- Status: Active
- Genre: Film market
- Frequency: Annual
- Locations: Buenos Aires, Argentina; Montevideo, Uruguay;
- Inaugurated: November 27, 2009; 16 years ago
- Most recent: December 1–5, 2025
- Participants: 255 buyers and distributors (2023)
- Attendance: 4,480 (2023)
- Organized by: Marché du Film; Film and Audiovisual Agency of Uruguay [es]; National Institute of Cinema and Audiovisual Arts;
- Website: www.ventana-sur.com/en/

= Ventana Sur =

Latin American film market

Ventana Sur (/es/, lit. 'South Window') is a marketplace for Latin American film and television works and projects held annually in late November or early December.
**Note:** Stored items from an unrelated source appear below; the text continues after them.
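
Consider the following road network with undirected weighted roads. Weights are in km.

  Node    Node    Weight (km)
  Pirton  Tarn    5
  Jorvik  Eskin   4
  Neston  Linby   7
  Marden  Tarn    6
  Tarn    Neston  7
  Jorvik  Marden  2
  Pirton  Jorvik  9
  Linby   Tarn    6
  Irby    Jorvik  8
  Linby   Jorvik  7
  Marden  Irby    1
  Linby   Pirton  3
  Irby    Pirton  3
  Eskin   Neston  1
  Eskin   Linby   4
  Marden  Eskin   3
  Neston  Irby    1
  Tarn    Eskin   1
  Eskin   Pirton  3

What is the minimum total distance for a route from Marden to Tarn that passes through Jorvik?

7 km

Best Marden to Jorvik: Marden–Jorvik costing 2
Best Jorvik to Tarn: Jorvik–Eskin–Tarn costing 5
Total via Jorvik: 2 + 5 = 7 km.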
Inaugurated in 2009, it was organized jointly by Argentina's National Institute of Cinema and Audiovisual Arts (INCAA) and the Cannes Film Festival's Marché du Film and held in Buenos Aires, Argentina, for the first 15 editions. Since the 2024 16th edition, which was held in Montevideo, Uruguay, the Film and Audiovisual Agency of Uruguay (ACAU) has joined the organizers. The 2025 edition took place in Buenos Aires, and the 2026 edition is scheduled to take place in Montevideo.